Response - What Are We Going to Do About the Results?
This is the most important part of this. If the project is not going to do anything about the performance test results, why run the tests? The project response to the performance results is critical to getting value from the performance test process. There are too many instances of projects deciding to progress to production even with the knowledge that performance is poor and then dealing with the consequences, namely bad publicity and lost revenue.
In instances where all the performance requirements are met on the first cycle of executions, the acceptable response is to do nothing. However if there are deviations from the requirements, then something must be done.
There are a number of potential responses to poor performance test results.
- Resolve the issues – either by enhancing code or leveraging additional infrastructure, the bottlenecks identified can either be removed or reduced.
- Reduce the rollout – limit the scope for the launch, which may mean focussing on a smaller pilot launch, or doing a phased rollout.

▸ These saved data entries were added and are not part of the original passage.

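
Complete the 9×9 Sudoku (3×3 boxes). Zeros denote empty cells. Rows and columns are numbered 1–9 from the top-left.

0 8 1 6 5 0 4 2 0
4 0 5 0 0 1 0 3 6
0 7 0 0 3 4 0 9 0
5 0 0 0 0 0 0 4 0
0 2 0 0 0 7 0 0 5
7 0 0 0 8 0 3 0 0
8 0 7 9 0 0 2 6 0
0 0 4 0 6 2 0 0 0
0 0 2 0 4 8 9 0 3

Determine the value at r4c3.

r1c6 = 9 (sole candidate).
r1c9 = 7 (sole candidate).
r2c2 = 9 (sole candidate).
r2c7 = 8 (sole candidate).
r3c3 = 6 (sole candidate).
r3c9 = 1 (sole candidate).
r6c3 = 9 (sole candidate).
r6c8 = 1 (sole candidate).
r6c9 = 2 (sole candidate).
r7c5 = 1 (sole candidate).
r7c9 = 4 (sole candidate).
r8c9 = 8 (sole candidate).
r1c1 = 3 (sole candidate).
r3c1 = 2 (sole candidate).
r3c4 = 8 (sole candidate).
r3c7 = 5 (sole candidate).
r4c9 = 9 (sole candidate).
r5c5 = 9 (sole candidate).
r5c7 = 6 (sole candidate).
r5c8 = 8 (sole candidate).
r4c5 = 2 (sole candidate).
r4c7 = 7 (sole candidate).
r5c1 = 1 (sole candidate).
r5c3 = 3 (sole candidate).
r5c4 = 4 (sole candidate).
r6c4 = 5 (sole candidate).
r6c6 = 6 (sole candidate).
r8c1 = 9 (sole candidate).
r8c7 = 1 (sole candidate).
r9c1 = 6 (sole candidate).
r9c4 = 7 (sole candidate).
r9c8 = 5 (sole candidate).
r2c4 = 2 (sole candidate).
r2c5 = 7 (sole candidate).
r4c2 = 6 (sole candidate).
r4c3 = 8: row 4 has {2,4,5,6,7,9}; col 3 has {1,2,3,4,5,6,7,9}; box has {1,2,3,5,6,7,9} → only 8 remains.

8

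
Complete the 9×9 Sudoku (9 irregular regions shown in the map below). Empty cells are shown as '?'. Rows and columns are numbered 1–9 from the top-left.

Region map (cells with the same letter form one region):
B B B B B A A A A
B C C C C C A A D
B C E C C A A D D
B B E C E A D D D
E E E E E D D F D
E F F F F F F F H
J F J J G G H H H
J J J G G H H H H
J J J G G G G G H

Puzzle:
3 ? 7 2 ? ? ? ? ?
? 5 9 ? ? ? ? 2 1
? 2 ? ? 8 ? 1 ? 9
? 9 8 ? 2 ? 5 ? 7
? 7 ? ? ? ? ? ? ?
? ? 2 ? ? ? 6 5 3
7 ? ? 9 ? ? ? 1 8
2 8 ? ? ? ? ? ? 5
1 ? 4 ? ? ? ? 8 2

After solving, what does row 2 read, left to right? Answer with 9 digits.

859634721

row 7, column 7 = 4 (sole candidate).
row 7, column 2 = 3 (sole candidate).
row 9, column 2 = 6 (sole candidate).
row 7, column 3 = 5 (sole candidate).
row 7, column 5 = 6 (sole candidate).
row 7, column 6 = 2 (sole candidate).
row 8, column 3 = 3 (sole candidate).
row 3, column 3 = 6 (sole candidate).
row 5, column 3 = 1 (sole candidate).
row 4, column 4 = 1 (hidden single in row 4).
row 5, column 7 = 2 (hidden single in row 5).
row 5, column 6 = 8 (hidden single in row 5).
row 1, column 7 = 8 (hidden single in row 1).
row 2, column 1 = 8: in row 2, 8 can only go here (every other open cell in that row sees an 8).
row 5, column 9 = 6 (hidden single in row 5).
row 1, column 9 = 4 (sole candidate).
row 1, column 2 = 1 (sole candidate).
row 1, column 5 = 5 (sole candidate).
row 3, column 1 = 4 (sole candidate).
row 3, column 8 = 3 (sole candidate).
row 4, column 1 = 6 (sole candidate).
row 4, column 6 = 3 (sole candidate).
row 4, column 8 = 4 (sole candidate).
row 5, column 8 = 9 (sole candidate).
row 6, column 1 = 9 (sole candidate).
row 6, column 2 = 4 (sole candidate).
row 1, column 8 = 6 (sole candidate).
row 2, column 7 = 7: row 2 has {1,2,5,8,9}; col 7 has {1,2,4,5,6,8}; region has {1,2,3,4,6,8} → only 7 remains.
row 3, column 4 = 7 (sole candidate).
row 3, column 6 = 5 (sole candidate).
row 5, column 1 = 5 (sole candidate).
row 6, column 4 = 8 (sole candidate).
row 8, column 4 = 4 (sole candidate).
row 8, column 7 = 9 (sole candidate).
row 8, column 8 = 7 (sole candidate).
row 9, column 7 = 3 (sole candidate).
row 1, column 6 = 9 (sole candidate).
row 5, column 4 = 3 (sole candidate).
row 5, column 5 = 4 (sole candidate).
row 8, column 5 = 1 (sole candidate).
row 8, column 6 = 6 (sole candidate).
row 9, column 4 = 5 (sole candidate).
row 9, column 6 = 7 (sole candidate).
row 2, column 4 = 6: row 2 has {1,2,5,7,8,9}; col 4 has {1,2,3,4,5,7,8,9}; region has {1,2,5,7,8,9} → only 6 remains.
row 2, column 5 = 3: row 2 has {1,2,5,6,7,8,9}; col 5 has {1,2,4,5,6,8}; region has {1,2,5,6,7,8,9} → only 3 remains.
row 2, column 6 = 4: row 2 has {1,2,3,5,6,7,8,9}; col 6 has {2,3,5,6,7,8,9}; region has {1,2,3,5,6,7,8,9} → only 4 remains.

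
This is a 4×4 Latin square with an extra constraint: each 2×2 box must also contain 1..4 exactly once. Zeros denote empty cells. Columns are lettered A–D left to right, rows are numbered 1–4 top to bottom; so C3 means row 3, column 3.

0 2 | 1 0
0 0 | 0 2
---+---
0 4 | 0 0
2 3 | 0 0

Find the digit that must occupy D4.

1

B2 = 1: row 2 has {2}; col 2 has {2,3,4}; box has {2} → only 1 remains.
A3 = 1: row 3 has {4}; col 1 has {2}; box has {2,3,4} → only 1 remains.
D3 = 3: row 3 has {1,4}; col 4 has {2}; box has {} → only 3 remains.
C4 = 4: row 4 has {2,3}; col 3 has {1}; box has {3} → only 4 remains.
D4 = 1: row 4 has {2,3,4}; col 4 has {2,3}; box has {3,4} → only 1 remains.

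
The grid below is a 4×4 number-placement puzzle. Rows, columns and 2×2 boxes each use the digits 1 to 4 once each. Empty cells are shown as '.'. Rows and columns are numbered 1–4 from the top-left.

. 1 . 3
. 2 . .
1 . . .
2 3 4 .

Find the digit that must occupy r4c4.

1

r1c1 = 4: row 1 has {1,3}; col 1 has {1,2}; box has {1,2} → only 4 remains.
r1c3 = 2: row 1 has {1,3,4}; col 3 has {4}; box has {3} → only 2 remains.
r2c1 = 3: row 2 has {2}; col 1 has {1,2,4}; box has {1,2,4} → only 3 remains.
r2c3 = 1: row 2 has {2,3}; col 3 has {2,4}; box has {2,3} → only 1 remains.
r2c4 = 4: row 2 has {1,2,3}; col 4 has {3}; box has {1,2,3} → only 4 remains.
r3c2 = 4: row 3 has {1}; col 2 has {1,2,3}; box has {1,2,3} → only 4 remains.
r3c3 = 3: row 3 has {1,4}; col 3 has {1,2,4}; box has {4} → only 3 remains.
r3c4 = 2: row 3 has {1,3,4}; col 4 has {3,4}; box has {3,4} → only 2 remains.
r4c4 = 1: row 4 has {2,3,4}; col 4 has {2,3,4}; box has {2,3,4} → only 1 remains.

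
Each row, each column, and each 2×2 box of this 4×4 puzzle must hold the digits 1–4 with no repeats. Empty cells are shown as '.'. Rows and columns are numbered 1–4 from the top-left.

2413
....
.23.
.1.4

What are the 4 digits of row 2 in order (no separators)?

1342

r2c2 = 3: row 2 has {}; col 2 has {1,2,4}; box has {2,4} → only 3 remains.
r2c4 = 2: row 2 has {3}; col 4 has {3,4}; box has {1,3} → only 2 remains.
r3c1 = 4 (sole candidate).
r3c4 = 1 (sole candidate).
r4c1 = 3 (sole candidate).
r4c3 = 2 (sole candidate).
r2c1 = 1: row 2 has {2,3}; col 1 has {2,3,4}; box has {2,3,4} → only 1 remains.
r2c3 = 4: row 2 has {1,2,3}; col 3 has {1,2,3}; box has {1,2,3} → only 4 remains.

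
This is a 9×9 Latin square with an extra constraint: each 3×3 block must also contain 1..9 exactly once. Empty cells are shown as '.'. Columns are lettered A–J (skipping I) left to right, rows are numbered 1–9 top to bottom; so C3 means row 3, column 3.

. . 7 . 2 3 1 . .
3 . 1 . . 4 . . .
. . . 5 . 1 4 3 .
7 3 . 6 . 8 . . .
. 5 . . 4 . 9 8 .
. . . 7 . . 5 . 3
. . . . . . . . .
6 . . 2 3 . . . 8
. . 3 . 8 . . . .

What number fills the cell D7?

1

G4 = 2: row 4 has {3,6,7,8}; col 7 has {1,4,5,9}; box has {3,5,8,9} → only 2 remains.
F5 = 2: row 5 has {4,5,8,9}; col 6 has {1,3,4,8}; box has {4,6,7,8} → only 2 remains.
F6 = 9: row 6 has {3,5,7}; col 6 has {1,2,3,4,8}; box has {2,4,6,7,8} → only 9 remains.
G8 = 7: row 8 has {2,3,6,8}; col 7 has {1,2,4,5,9}; box has {8} → only 7 remains.
G9 = 6: row 9 has {3,8}; col 7 has {1,2,4,5,7,9}; box has {7,8} → only 6 remains.
G2 = 8: row 2 has {1,3,4}; col 7 has {1,2,4,5,6,7,9}; box has {1,3,4} → only 8 remains.
A5 = 1: row 5 has {2,4,5,8,9}; col 1 has {3,6,7}; box has {3,5,7} → only 1 remains.
C5 = 6: row 5 has {1,2,4,5,8,9}; col 3 has {1,3,7}; box has {1,3,5,7} → only 6 remains.
D5 = 3: row 5 has {1,2,4,5,6,8,9}; col 4 has {2,5,6,7}; box has {2,4,6,7,8,9} → only 3 remains.
J5 = 7: row 5 has {1,2,3,4,5,6,8,9}; col 9 has {3,8}; box has {2,3,5,8,9} → only 7 remains.
E6 = 1: row 6 has {3,5,7,9}; col 5 has {2,3,4,8}; box has {2,3,4,6,7,8,9} → only 1 remains.
G7 = 3: row 7 has {}; col 7 has {1,2,4,5,6,7,8,9}; box has {6,7,8} → only 3 remains.
F8 = 5: row 8 has {2,3,6,7,8}; col 6 has {1,2,3,4,8,9}; box has {2,3,8} → only 5 remains.
F9 = 7: row 9 has {3,6,8}; col 6 has {1,2,3,4,5,8,9}; box has {2,3,5,8} → only 7 remains.
D2 = 9: row 2 has {1,3,4,8}; col 4 has {2,3,5,6,7}; box has {1,2,3,4,5} → only 9 remains.
E4 = 5: row 4 has {2,3,6,7,8}; col 5 has {1,2,3,4,8}; box has {1,2,3,4,6,7,8,9} → only 5 remains.
F7 = 6: row 7 has {3}; col 6 has {1,2,3,4,5,7,8,9}; box has {2,3,5,7,8} → only 6 remains.
D1 = 8: row 1 has {1,2,3,7}; col 4 has {2,3,5,6,7,9}; box has {1,2,3,4,5,9} → only 8 remains.
E7 = 9: row 7 has {3,6}; col 5 has {1,2,3,4,5,8}; box has {2,3,5,6,7,8} → only 9 remains.
E3 = 7: in row 3, 7 can only go here (every other open cell in that row sees a 7).
E2 = 6: row 2 has {1,3,4,8,9}; col 5 has {1,2,3,4,5,7,8,9}; box has {1,2,3,4,5,7,8,9} → only 6 remains.
B2 = 2: row 2 has {1,3,4,6,8,9}; col 2 has {3,5}; box has {1,3,7} → only 2 remains.
J2 = 5: row 2 has {1,2,3,4,6,8,9}; col 9 has {3,7,8}; box has {1,3,4,8} → only 5 remains.
H2 = 7: row 2 has {1,2,3,4,5,6,8,9}; col 8 has {3,8}; box has {1,3,4,5,8} → only 7 remains.
A1 = 5: in row 1, 5 can only go here (every other open cell in that row sees a 5).
B1 = 4: in row 1, 4 can only go here (every other open cell in that row sees a 4).
B6 = 8: row 6 has {1,3,5,7,9}; col 2 has {2,3,4,5}; box has {1,3,5,6,7} → only 8 remains.
J3 = 2: in row 3, 2 can only go here (every other open cell in that row sees a 2).
B3 = 6: in row 3, 6 can only go here (every other open cell in that row sees a 6).
C4 = 9: in row 4, 9 can only go here (every other open cell in that row sees a 9).
C3 = 8: row 3 has {1,2,3,4,5,6,7}; col 3 has {1,3,6,7,9}; box has {1,2,3,4,5,6,7} → only 8 remains.
C8 = 4: row 8 has {2,3,5,6,7,8}; col 3 has {1,3,6,7,8,9}; box has {3,6} → only 4 remains.
A3 = 9: row 3 has {1,2,3,4,5,6,7,8}; col 1 has {1,3,5,6,7}; box has {1,2,3,4,5,6,7,8} → only 9 remains.
C6 = 2: row 6 has {1,3,5,7,8,9}; col 3 has {1,3,4,6,7,8,9}; box has {1,3,5,6,7,8,9} → only 2 remains.
C7 = 5: row 7 has {3,6,9}; col 3 has {1,2,3,4,6,7,8,9}; box has {3,4,6} → only 5 remains.
A9 = 2: row 9 has {3,6,7,8}; col 1 has {1,3,5,6,7,9}; box has {3,4,5,6} → only 2 remains.
A6 = 4: row 6 has {1,2,3,5,7,8,9}; col 1 has {1,2,3,5,6,7,9}; box has {1,2,3,5,6,7,8,9} → only 4 remains.
H6 = 6: row 6 has {1,2,3,4,5,7,8,9}; col 8 has {3,7,8}; box has {2,3,5,7,8,9} → only 6 remains.
A7 = 8: row 7 has {3,5,6,9}; col 1 has {1,2,3,4,5,6,7,9}; box has {2,3,4,5,6} → only 8 remains.
H1 = 9: row 1 has {1,2,3,4,5,7,8}; col 8 has {3,6,7,8}; box has {1,2,3,4,5,7,8} → only 9 remains.
J1 = 6: row 1 has {1,2,3,4,5,7,8,9}; col 9 has {2,3,5,7,8}; box has {1,2,3,4,5,7,8,9} → only 6 remains.
H8 = 1: row 8 has {2,3,4,5,6,7,8}; col 8 has {3,6,7,8,9}; box has {3,6,7,8} → only 1 remains.
H4 = 4: row 4 has {2,3,5,6,7,8,9}; col 8 has {1,3,6,7,8,9}; box has {2,3,5,6,7,8,9} → only 4 remains.
J4 = 1: row 4 has {2,3,4,5,6,7,8,9}; col 9 has {2,3,5,6,7,8}; box has {2,3,4,5,6,7,8,9} → only 1 remains.
H7 = 2: row 7 has {3,5,6,8,9}; col 8 has {1,3,4,6,7,8,9}; box has {1,3,6,7,8} → only 2 remains.
J7 = 4: row 7 has {2,3,5,6,8,9}; col 9 has {1,2,3,5,6,7,8}; box has {1,2,3,6,7,8} → only 4 remains.
B8 = 9: row 8 has {1,2,3,4,5,6,7,8}; col 2 has {2,3,4,5,6,8}; box has {2,3,4,5,6,8} → only 9 remains.
B9 = 1: row 9 has {2,3,6,7,8}; col 2 has {2,3,4,5,6,8,9}; box has {2,3,4,5,6,8,9} → only 1 remains.
D9 = 4: row 9 has {1,2,3,6,7,8}; col 4 has {2,3,5,6,7,8,9}; box has {2,3,5,6,7,8,9} → only 4 remains.
H9 = 5: row 9 has {1,2,3,4,6,7,8}; col 8 has {1,2,3,4,6,7,8,9}; box has {1,2,3,4,6,7,8} → only 5 remains.
J9 = 9: row 9 has {1,2,3,4,5,6,7,8}; col 9 has {1,2,3,4,5,6,7,8}; box has {1,2,3,4,5,6,7,8} → only 9 remains.
B7 = 7: row 7 has {2,3,4,5,6,8,9}; col 2 has {1,2,3,4,5,6,8,9}; box has {1,2,3,4,5,6,8,9} → only 7 remains.
D7 = 1: row 7 has {2,3,4,5,6,7,8,9}; col 4 has {2,3,4,5,6,7,8,9}; box has {2,3,4,5,6,7,8,9} → only 1 remains.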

- Manage the issue – if it can’t or won’t be fixed, consider implementing Application Performance Monitoring tools in production so errors can be spotted before they affect users if they occur in production.
Each response listed is valid, along with a number of others. The only response which should not be considered is “do nothing”. If a project is going to invest the money in getting performance test results, then make sure that the project uses the assets it has paid for to achieve the benefits of running performance tests.
While in most instances engaging performance testing is better than doing nothing, in order to realise the true benefit, we have to consider 4 key things:
- What is the risk of this system not performing?
- What are the requirements for my performance testing?
- What are the results of the performance testing?
- What is the project response to these results?
By asking these questions, the project can better position itself to get value from the investment in performance testing. By ignoring the questions, or focussing only on the results, the project is leaving the door open for an expensive and embarrassing failure.